Employers have welcomed Government moves to boost apprenticeship training.
"More overall funding, higher requirements for educational content and financial incentives to enter into apprenticeships are useful changes," said Business New Zealand chief executive Phil O'Reilly.
"Higher incentive payments for priority construction trades will particularly help get the skills needed for the Christchurch rebuild."
The Government's target is to see 14,000 new apprentices start training over the next five years, in addition to the 7000 who now enrol each year.
Outlining the changes in a speech in Auckland yesterday, Prime Minister John Key said the educational content of apprenticeships would be boosted and employers would have options if their industry-training organisations did not preform.
The Government will give the first 10,000 new apprentices who enrol after April 1 $1000 towards their tools and off-job course costs, or $2000 if they are in priority construction trades.
The same amount will also be paid to their employers.
O'Reilly said the increased focus on higher educational content would need to complement, not replace, practical elements of the training.
"Allowing employers to get direct access to industry training funding to organise their apprenticeships if desired will bring competitive pressures on ITOs, and help build on their higher performance in recent months," he said.
Steven Joyce, Minister of Tertiary Education, Skills and Employment, said employers or organisations seeking direct access to industry training funding would be subject to similar requirements to those ITOs face, with funding being used for formal industry-training programmes and trainees required to progress towards qualifications.
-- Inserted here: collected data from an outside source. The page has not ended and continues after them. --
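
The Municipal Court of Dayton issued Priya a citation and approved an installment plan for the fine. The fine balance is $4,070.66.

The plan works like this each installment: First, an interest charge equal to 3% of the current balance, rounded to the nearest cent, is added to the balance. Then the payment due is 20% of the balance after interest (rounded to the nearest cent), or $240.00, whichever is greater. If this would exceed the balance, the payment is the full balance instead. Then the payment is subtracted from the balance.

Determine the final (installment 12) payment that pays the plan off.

Installment 1: $4,070.66 +$122.12 interest = $4,192.78; pay $838.56 → $3,354.22
Installment 2: $3,354.22 +$100.63 interest = $3,454.85; pay $690.97 → $2,763.88
Installment 3: $2,763.88 +$82.92 interest = $2,846.80; pay $569.36 → $2,277.44
Installment 4: $2,277.44 +$68.32 interest = $2,345.76; pay $469.15 → $1,876.61
Installment 5: $1,876.61 +$56.30 interest = $1,932.91; pay $386.58 → $1,546.33
Installment 6: $1,546.33 +$46.39 interest = $1,592.72; pay $318.54 → $1,274.18
Installment 7: $1,274.18 +$38.23 interest = $1,312.41; pay $262.48 → $1,049.93
Installment 8: $1,049.93 +$31.50 interest = $1,081.43; pay $240.00 → $841.43
Installment 9: $841.43 +$25.24 interest = $866.67; pay $240.00 → $626.67
Installment 10: $626.67 +$18.80 interest = $645.47; pay $240.00 → $405.47
Installment 11: $405.47 +$12.16 interest = $417.63; pay $240.00 → $177.63
Installment 12: $177.63 +$5.33 interest = $182.96; pay $182.96 → $0.00

$182.96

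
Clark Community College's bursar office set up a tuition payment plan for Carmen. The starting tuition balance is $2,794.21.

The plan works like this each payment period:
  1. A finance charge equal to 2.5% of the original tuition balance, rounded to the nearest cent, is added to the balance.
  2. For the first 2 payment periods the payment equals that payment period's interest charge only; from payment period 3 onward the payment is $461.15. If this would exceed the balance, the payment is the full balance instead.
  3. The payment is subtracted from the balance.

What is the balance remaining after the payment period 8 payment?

# | Opening | Interest | Payment | End bal
1 | $2,794.21 | $69.86 | $69.86 | $2,794.21
2 | $2,794.21 | $69.86 | $69.86 | $2,794.21
3 | $2,794.21 | $69.86 | $461.15 | $2,402.92
4 | $2,402.92 | $69.86 | $461.15 | $2,011.63
5 | $2,011.63 | $69.86 | $461.15 | $1,620.34
6 | $1,620.34 | $69.86 | $461.15 | $1,229.05
7 | $1,229.05 | $69.86 | $461.15 | $837.76
8 | $837.76 | $69.86 | $461.15 | $446.47

$446.47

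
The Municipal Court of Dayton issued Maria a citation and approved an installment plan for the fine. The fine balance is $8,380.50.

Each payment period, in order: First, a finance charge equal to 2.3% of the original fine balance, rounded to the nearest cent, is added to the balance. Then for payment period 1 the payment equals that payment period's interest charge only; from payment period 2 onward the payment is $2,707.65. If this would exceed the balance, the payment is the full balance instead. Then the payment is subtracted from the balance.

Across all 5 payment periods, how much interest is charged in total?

# | Opening | Interest | Payment | End bal
1 | $8,380.50 | $192.75 | $192.75 | $8,380.50
2 | $8,380.50 | $192.75 | $2,707.65 | $5,865.60
3 | $5,865.60 | $192.75 | $2,707.65 | $3,350.70
4 | $3,350.70 | $192.75 | $2,707.65 | $835.80
5 | $835.80 | $192.75 | $1,028.55 | $0.00
Total interest: $192.75 + $192.75 + $192.75 + $192.75 + $192.75 = $963.75

$963.75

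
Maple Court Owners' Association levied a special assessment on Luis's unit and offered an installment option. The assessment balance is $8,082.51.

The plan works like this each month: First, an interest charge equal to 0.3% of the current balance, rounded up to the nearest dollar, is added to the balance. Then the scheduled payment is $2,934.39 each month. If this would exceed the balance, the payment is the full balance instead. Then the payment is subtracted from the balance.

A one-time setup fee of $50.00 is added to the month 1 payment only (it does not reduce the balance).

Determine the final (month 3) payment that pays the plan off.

$2,261.73

Month 1: opening $8,082.51; interest $25.00 → $8,107.51; payment $2,934.39 (+ $50.00 fee); balance $5,173.12
Month 2: opening $5,173.12; interest $16.00 → $5,189.12; payment $2,934.39; balance $2,254.73
Month 3: opening $2,254.73; interest $7.00 → $2,261.73; payment $2,261.73; balance $0.00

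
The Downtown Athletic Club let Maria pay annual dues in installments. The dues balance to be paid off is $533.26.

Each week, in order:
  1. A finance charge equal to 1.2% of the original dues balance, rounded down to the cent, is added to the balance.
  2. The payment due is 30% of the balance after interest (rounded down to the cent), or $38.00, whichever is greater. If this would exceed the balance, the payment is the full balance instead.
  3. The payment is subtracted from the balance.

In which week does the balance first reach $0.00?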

Age restrictions under the current Modern Apprenticeships scheme, which provides additional support only to apprentices aged 16 to 21 when they start their programmes, will be dropped.
Providing the same level of subsidy to all apprentices, including those outside the Modern Apprenticeships scheme, would increase overall funding for apprenticeships by about 20 per cent, Joyce said.
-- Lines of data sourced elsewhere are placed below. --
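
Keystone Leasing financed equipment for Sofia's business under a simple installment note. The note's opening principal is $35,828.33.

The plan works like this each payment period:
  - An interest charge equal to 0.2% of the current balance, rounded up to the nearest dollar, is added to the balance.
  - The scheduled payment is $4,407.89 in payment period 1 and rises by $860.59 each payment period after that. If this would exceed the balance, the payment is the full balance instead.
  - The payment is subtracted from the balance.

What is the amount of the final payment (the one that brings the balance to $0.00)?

Payment period 1: opening $35,828.33; interest $72.00 → $35,900.33; payment $4,407.89; balance $31,492.44
Payment period 2: opening $31,492.44; interest $63.00 → $31,555.44; payment $5,268.48; balance $26,286.96
Payment period 3: opening $26,286.96; interest $53.00 → $26,339.96; payment $6,129.07; balance $20,210.89
Payment period 4: opening $20,210.89; interest $41.00 → $20,251.89; payment $6,989.66; balance $13,262.23
Payment period 5: opening $13,262.23; interest $27.00 → $13,289.23; payment $7,850.25; balance $5,438.98
Payment period 6: opening $5,438.98; interest $11.00 → $5,449.98; payment $5,449.98; balance $0.00

$5,449.98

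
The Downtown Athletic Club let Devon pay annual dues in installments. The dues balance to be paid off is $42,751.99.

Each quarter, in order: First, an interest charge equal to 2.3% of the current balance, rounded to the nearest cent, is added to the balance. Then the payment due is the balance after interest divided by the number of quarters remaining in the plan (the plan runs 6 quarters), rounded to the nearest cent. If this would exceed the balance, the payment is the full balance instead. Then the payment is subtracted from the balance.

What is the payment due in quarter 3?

Quarter 1: opening $42,751.99; interest $983.30 → $43,735.29; payment $7,289.22; balance $36,446.07
Quarter 2: opening $36,446.07; interest $838.26 → $37,284.33; payment $7,456.87; balance $29,827.46
Quarter 3: opening $29,827.46; interest $686.03 → $30,513.49; payment $7,628.37; balance $22,885.12

$7,628.37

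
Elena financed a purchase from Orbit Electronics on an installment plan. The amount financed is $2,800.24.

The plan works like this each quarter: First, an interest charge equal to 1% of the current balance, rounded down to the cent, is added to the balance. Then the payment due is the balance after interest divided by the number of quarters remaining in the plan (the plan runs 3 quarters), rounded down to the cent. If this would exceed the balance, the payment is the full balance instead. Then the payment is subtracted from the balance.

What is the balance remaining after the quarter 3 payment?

$0.00

Quarter 1: opening $2,800.24; interest $28.00 → $2,828.24; payment $942.74; balance $1,885.50
Quarter 2: opening $1,885.50; interest $18.85 → $1,904.35; payment $952.17; balance $952.18
Quarter 3: opening $952.18; interest $9.52 → $961.70; payment $961.70; balance $0.00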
Higher subsidies will be available for a list of trades in the construction, infrastructure, engineering and electrical sectors. "A large number of apprenticeship-qualified people will be needed in coming years to meet the anticipated labour-force needs for the Christchurch rebuild, on-going infrastructure development and upgrading and increasing the housing stock," he said.
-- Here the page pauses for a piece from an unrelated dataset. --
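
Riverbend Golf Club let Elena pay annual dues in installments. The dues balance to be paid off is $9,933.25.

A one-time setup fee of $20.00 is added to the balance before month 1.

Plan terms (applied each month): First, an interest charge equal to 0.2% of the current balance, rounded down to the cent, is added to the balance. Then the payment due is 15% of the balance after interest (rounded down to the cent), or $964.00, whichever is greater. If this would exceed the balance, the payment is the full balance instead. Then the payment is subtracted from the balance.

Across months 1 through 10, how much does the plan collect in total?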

The total cost of the changes is estimated to be $106 million over the next four years. Joyce said Government funding for industry training trebled in the last decade, but value for money had been poor in terms of qualifications completed.
In 2009, more than 100,000 people funded to take part in industry training did not achieve a single credit. Purging the system of "phantom trainees", reducing the number of qualifications offered and putting the emphasis on achievement had freed up significant funding.